カオスエンジニアリングを行うにあたっての想い
カオスエンジニアリングを行う背景には、組織が脆弱になった過去の様々なアクシデントに伴う痛みが背景にあります。同じことを繰り返さないという強い覚悟があります。
一方で、現在は危機的な状況であるわけではなく、よりよい状況を作るために多少なりとも先手が打てている環境です。何が起きるか分からないカオスエンジニアリングを楽しんでいきましょう。
他方で、不安に対して敏感な人にも配慮を行っていきます。
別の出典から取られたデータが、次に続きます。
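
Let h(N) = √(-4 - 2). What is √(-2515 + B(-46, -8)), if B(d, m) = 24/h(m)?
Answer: √(-2515 - 4*I*√6) ≈ 0.09769 - 50.15*I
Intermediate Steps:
h(N) = I*√6 (h(N) = √(-6) = I*√6)
B(d, m) = -4*I*√6 (B(d, m) = 24/((I*√6)) = 24*(-I*√6/6) = -4*I*√6)
√(-2515 + B(-46, -8)) = √(-2515 - 4*I*√6)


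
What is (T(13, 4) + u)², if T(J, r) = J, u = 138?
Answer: 22801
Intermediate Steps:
(T(13, 4) + u)² = (13 + 138)² = 151² = 22801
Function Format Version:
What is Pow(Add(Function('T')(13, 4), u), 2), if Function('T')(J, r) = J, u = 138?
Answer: 22801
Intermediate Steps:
Pow(Add(Function('T')(13, 4), u), 2) = Pow(Add(13, 138), 2) = Pow(151, 2) = 22801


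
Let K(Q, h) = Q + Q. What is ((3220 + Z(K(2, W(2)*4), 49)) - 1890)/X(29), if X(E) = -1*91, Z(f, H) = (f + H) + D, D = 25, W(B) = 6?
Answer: -1408/91 ≈ -15.473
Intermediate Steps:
K(Q, h) = 2*Q
Z(f, H) = 25 + H + f (Z(f, H) = (f + H) + 25 = (H + f) + 25 = 25 + H + f)
X(E) = -91
((3220 + Z(K(2, W(2)*4), 49)) - 1890)/X(29) = ((3220 + (25 + 49 + 2*2)) - 1890)/(-91) = ((3220 + (25 + 49 + 4)) - 1890)*(-1/91) = ((3220 + 78) - 1890)*(-1/91) = (3298 - 1890)*(-1/91) = 1408*(-1/91) = -1408/91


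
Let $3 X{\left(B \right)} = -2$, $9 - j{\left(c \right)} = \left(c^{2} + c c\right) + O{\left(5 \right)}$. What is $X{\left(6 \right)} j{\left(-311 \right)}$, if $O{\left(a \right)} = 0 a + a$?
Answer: $\frac{386876}{3} \approx 1.2896 \cdot 10^{5}$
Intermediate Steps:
$O{\left(a \right)} = a$ ($O{\left(a \right)} = 0 + a = a$)
$j{\left(c \right)} = 4 - 2 c^{2}$ ($j{\left(c \right)} = 9 - \left(\left(c^{2} + c c\right) + 5\right) = 9 - \left(\left(c^{2} + c^{2}\right) + 5\right) = 9 - \left(2 c^{2} + 5\right) = 9 - \left(5 + 2 c^{2}\right) = 4 - 2 c^{2}$)
$X{\left(B \right)} = - \frac{2}{3}$ ($X{\left(B \right)} = \frac{1}{3} \left(-2\right) = - \frac{2}{3}$)
$X{\left(6 \right)} j{\left(-311 \right)} = - \frac{2 \left(4 - 2 \left(-311\right)^{2}\right)}{3} = - \frac{2 \left(4 - 193442\right)}{3} = \left(- \frac{2}{3}\right) \left(-193438\right) = \frac{386876}{3}$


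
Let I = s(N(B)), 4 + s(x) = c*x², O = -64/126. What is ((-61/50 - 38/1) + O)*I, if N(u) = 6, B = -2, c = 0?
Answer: 250286/1575 ≈ 158.91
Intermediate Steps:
O = -32/63 (O = -64*1/126 = -32/63 ≈ -0.50794)
s(x) = -4 (s(x) = -4 + 0*x² = -4 + 0 = -4)
I = -4
((-61/50 - 38/1) + O)*I = ((-61/50 - 38/1) - 32/63)*(-4) = ((-61*1/50 - 38*1) - 32/63)*(-4) = ((-61/50 - 38) - 32/63)*(-4) = (-1961/50 - 32/63)*(-4) = -125143/3150*(-4) = 250286/1575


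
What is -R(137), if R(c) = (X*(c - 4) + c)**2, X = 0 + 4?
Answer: -447561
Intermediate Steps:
X = 4
R(c) = (-16 + 5*c)**2 (R(c) = (4*(c - 4) + c)**2 = (4*(-4 + c) + c)**2 = ((-16 + 4*c) + c)**2 = (-16 + 5*c)**2)
-R(137) = -(-16 + 5*137)**2 = -(-16 + 685)**2 = -1*669**2 = -1*447561 = -447561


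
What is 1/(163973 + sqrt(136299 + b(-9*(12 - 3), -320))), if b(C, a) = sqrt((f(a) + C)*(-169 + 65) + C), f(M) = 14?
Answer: 1/(163973 + sqrt(136299 + sqrt(6887))) ≈ 6.0849e-6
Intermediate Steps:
b(C, a) = sqrt(-1456 - 103*C) (b(C, a) = sqrt((14 + C)*(-169 + 65) + C) = sqrt((14 + C)*(-104) + C) = sqrt((-1456 - 104*C) + C) = sqrt(-1456 - 103*C))
1/(163973 + sqrt(136299 + b(-9*(12 - 3), -320))) = 1/(163973 + sqrt(136299 + sqrt(-1456 - (-927)*(12 - 3)))) = 1/(163973 + sqrt(136299 + sqrt(-1456 - (-927)*9))) = 1/(163973 + sqrt(136299 + sqrt(-1456 - 103*(-81)))) = 1/(163973 + sqrt(136299 + sqrt(-1456 + 8343))) = 1/(163973 + sqrt(136299 + sqrt(6887)))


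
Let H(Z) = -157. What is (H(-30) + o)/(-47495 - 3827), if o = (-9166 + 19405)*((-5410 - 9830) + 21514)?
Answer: -64239329/51322 ≈ -1251.7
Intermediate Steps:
o = 64239486 (o = 10239*(-15240 + 21514) = 10239*6274 = 64239486)
(H(-30) + o)/(-47495 - 3827) = (-157 + 64239486)/(-47495 - 3827) = 64239329/(-51322) = 64239329*(-1/51322) = -64239329/51322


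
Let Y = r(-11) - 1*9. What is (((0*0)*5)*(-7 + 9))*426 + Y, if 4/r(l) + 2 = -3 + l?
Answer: -37/4 ≈ -9.2500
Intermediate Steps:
r(l) = 4/(-5 + l) (r(l) = 4/(-2 + (-3 + l)) = 4/(-5 + l))
Y = -37/4 (Y = 4/(-5 - 11) - 1*9 = 4/(-16) - 9 = 4*(-1/16) - 9 = -¼ - 9 = -37/4 ≈ -9.2500)
(((0*0)*5)*(-7 + 9))*426 + Y = (((0*0)*5)*(-7 + 9))*426 - 37/4 = ((0*5)*2)*426 - 37/4 = (0*2)*426 - 37/4 = 0*426 - 37/4 = 0 - 37/4 = -37/4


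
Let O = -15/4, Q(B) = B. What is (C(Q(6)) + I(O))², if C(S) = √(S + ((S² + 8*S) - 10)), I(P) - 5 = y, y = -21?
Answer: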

一方で、不安がなくなることはない中で、不安なことが起きた時に不安だと言えることは大切であり、それでいいと考えています。
このようなカオスエンジニアリングを組織に行う事例は少なくとも国内では少ない中で、それが実施できるということは、分散組織において個々人が自律的に行動できており、組織に複雑性を持たせることができている証拠だと考えており、改めて感謝します。
オープンハンドブックでカオスエンジニアリングを行うにあたっての運用方法
オープンハンドブックに嘘・誤りを混入させる場合については、どのページに嘘・誤りが混入されているかを明示的にすることによって、全てのページを疑う認知負荷が高くなることを回避しようとも検討しました。
しかしながら、実態としては現状のオープンハンドブックには既に実態とは乖離した誤りの情報も存在しており、それらを検知する自動回復性を確認する意味でも、嘘・誤りが混入されているページは明示的にはしない事にしました。
オープンハンドブックで嘘・誤りを発見した場合の運用方法
オープンハンドブック内で嘘・誤りを発見した場合は該当箇所に対して、コメントを記載することで嘘・誤りの指摘を行ってください。
なお、誤字・脱字として明確に誤りだと確信した場合は、その場修正して良いものとします。